The Two Gay Geeks and our Staff are taking a much needed break from Thanksgiving through the end of the year. But, we still wanted to have content for you to read during that time. As such we got busy and watched all of our favorite holiday videos. Some are classics and others are off-beat and loosely associated with the holidays. We hope you enjoy our offerings and that you holiday season is safe, sane, and satisfying.

The Santa Clause 3: The Escape Clause

By Andrea Rittschof

I watched the first two Santa Clause movies at the theater and loved them. At the time, they were a new twist on the Santa Claus mythology and the comedy was decent, with Tim Allen doing an excellent job playing a reluctantly recruited Santa Claus. What I can’t remember is if I watched Santa Clause 3. That didn’t stop me from watching it for my selection of holiday films. I honestly didn’t think I’d find it that interesting. The third in a series can be bit lacking. However, I did find the set well designed, the acting engaging and the film, while easy to follow, sweet and just right for children.

In the movie, Scott/Santa (Tim Allen) and his wife Carol/Mrs. Claus (Elizabeth Mitchell) have settled in at the North Pole. Santa is busy planning for Christmas and Carol is pregnant. She feels lonely and misses her family. So Scott must find a way to keep her happy. He comes up with a plan, bring the in-laws to the North Pole. But he can’t give away the Secret of Santa Claus. In addition, he must find a way to prevent Jack Frost from taking over Christmas. It seems like an impossible task but he is Santa Claus.

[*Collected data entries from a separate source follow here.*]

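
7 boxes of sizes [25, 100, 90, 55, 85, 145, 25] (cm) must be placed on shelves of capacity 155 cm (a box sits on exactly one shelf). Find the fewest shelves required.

Total = 145 + 100 + 90 + 85 + 55 + 25 + 25 = 525 cm.
Lower bound: ⌈525/155⌉ = 4 shelves.
A packing using 4 shelves:
  shelf 1: 145 = 145
  shelf 2: 100 + 55 = 155
  shelf 3: 90 + 25 + 25 = 140
  shelf 4: 85 = 85
This matches the lower bound, so 4 is optimal.

4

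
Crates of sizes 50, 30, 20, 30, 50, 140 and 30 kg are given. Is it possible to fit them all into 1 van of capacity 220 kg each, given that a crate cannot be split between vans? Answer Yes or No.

No

Total = 350 kg; ⌈350/220⌉ = 2.
At least 2 vans are required, but only 1 is allowed.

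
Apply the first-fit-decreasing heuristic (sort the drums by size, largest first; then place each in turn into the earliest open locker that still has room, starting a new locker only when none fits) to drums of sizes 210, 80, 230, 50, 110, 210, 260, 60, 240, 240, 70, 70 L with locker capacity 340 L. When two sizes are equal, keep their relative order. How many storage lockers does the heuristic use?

6

Sorted descending: 260, 240, 240, 230, 210, 210, 110, 80, 70, 70, 60, 50.
  260 → locker 1 (new)  [load 260/340]
  240 → locker 2 (new)  [load 240/340]
  240 → locker 3 (new)  [load 240/340]
  230 → locker 4 (new)  [load 230/340]
  210 → locker 5 (new)  [load 210/340]
  210 → locker 6 (new)  [load 210/340]
  110 → locker 4  [load 340/340]
  80 → locker 1  [load 340/340]
  70 → locker 2  [load 310/340]
  70 → locker 3  [load 310/340]
  60 → locker 5  [load 270/340]
  50 → locker 5  [load 320/340]
6 storage lockers opened.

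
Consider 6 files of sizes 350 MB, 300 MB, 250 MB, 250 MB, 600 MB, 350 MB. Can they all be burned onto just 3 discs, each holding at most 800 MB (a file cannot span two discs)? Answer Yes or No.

A valid assignment using 3 discs:
  disc 1: 600 = 600
  disc 2: 350 + 350 = 700
  disc 3: 300 + 250 + 250 = 800
Every load is within 800 MB, so 3 discs suffice.

Yes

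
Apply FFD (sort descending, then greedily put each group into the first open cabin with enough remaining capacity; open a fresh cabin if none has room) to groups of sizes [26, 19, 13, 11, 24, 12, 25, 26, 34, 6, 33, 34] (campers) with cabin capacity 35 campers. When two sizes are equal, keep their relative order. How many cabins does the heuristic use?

9

Sorted descending: 34, 34, 33, 26, 26, 25, 24, 19, 13, 12, 11, 6.
  34 → cabin 1 (new)  [load 34/35]
  34 → cabin 2 (new)  [load 34/35]
  33 → cabin 3 (new)  [load 33/35]
  26 → cabin 4 (new)  [load 26/35]
  26 → cabin 5 (new)  [load 26/35]
  25 → cabin 6 (new)  [load 25/35]
  24 → cabin 7 (new)  [load 24/35]
  19 → cabin 8 (new)  [load 19/35]
  13 → cabin 8  [load 32/35]
  12 → cabin 9 (new)  [load 12/35]
  11 → cabin 7  [load 35/35]
  6 → cabin 4  [load 32/35]
9 cabins opened.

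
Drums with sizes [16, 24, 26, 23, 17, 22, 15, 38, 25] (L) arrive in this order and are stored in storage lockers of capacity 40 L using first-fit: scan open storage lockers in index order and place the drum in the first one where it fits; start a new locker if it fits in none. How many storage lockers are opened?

  16 → locker 1 (new)  [load 16/40]
  24 → locker 1  [load 40/40]
  26 → locker 2 (new)  [load 26/40]
  23 → locker 3 (new)  [load 23/40]
  17 → locker 3  [load 40/40]
  22 → locker 4 (new)  [load 22/40]
  15 → locker 4  [load 37/40]
  38 → locker 5 (new)  [load 38/40]
  25 → locker 6 (new)  [load 25/40]
6 storage lockers opened.

6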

And with the help of the other legendary beings, he might just have a chance.

This film is the quintessential Christmas movie, focused entirely on family, friends and embracing the Christmas spirit. This most of all is why it is a likable film. Scott is focused on making Carol happy, on spending time with his son, his ex-wife, her current husband and their daughter as well as in-laws. He’s also torn between them and making Christmas special for the entire world. While the story is certainly not complex, it is solid with a resolution that allows Scott to give his wife what she needs while still keeping Christmas for everyone, preventing Jack Frost from destroying it. It balances family, fun, and story, creating an enjoyable story for families and children.

It is not solely the story that makes it enjoyable. Tim Allen is likeable as Santa Claus/Scott. His worry over his wife is believable, as is his humor throughout the movie. Martin Short is devilish as Jack Frost, making a very fun villain, who it is difficult to hate. I love his resentment of Santa Claus getting all the fame while Jack Frost is ignored. I also really liked the design of his outfit and the character. In addition, I really enjoyed the acting of the other legendary beings, Mother Nature (Aisha Tyler), Sandman (Michael Dorn), Easter Bunny (Jay Thomas), Cupid (Kevin Pollack), Tooth Fairy (Art LaFleur). Their contribution helped the show be even more enjoyable. But my favorite performance was Lilliana Mumy as Lucy Miller. Her character got to save the day in an unexpected way and the young lady acted beautifully.

Another piece that really worked was the set design. The design of Santa’s workshop was top notch and believably magical. The design of the legendary beings outfits and Santa’s magic were also well done. Even more than ten years later, the designs hold up to current work and totally help support the story.

It is not perfect. The story is completely predictable. You know Jack Frost is the bad guy and you even know how he is able to trick Scott. Even Lucy’s save was able to be guessed based on clues the writers give you. That lack of complexity does make it a bit too easy to follow if you are an adult. The other factor is that the humor is silly and not always bring the laughs, at least for me. I do think for children it is perfectly funny and the simple storyline will be enjoyable.

For family and children, this is a nice Christmas movie. The kids will love the magic and Santa’s workshop. For adults, there are little comedic bits hidden in signs and in the set that will make you chuckle. While it is not overly complex, it is a sweet film that highlights the heart of the holidays, friends, family, and love.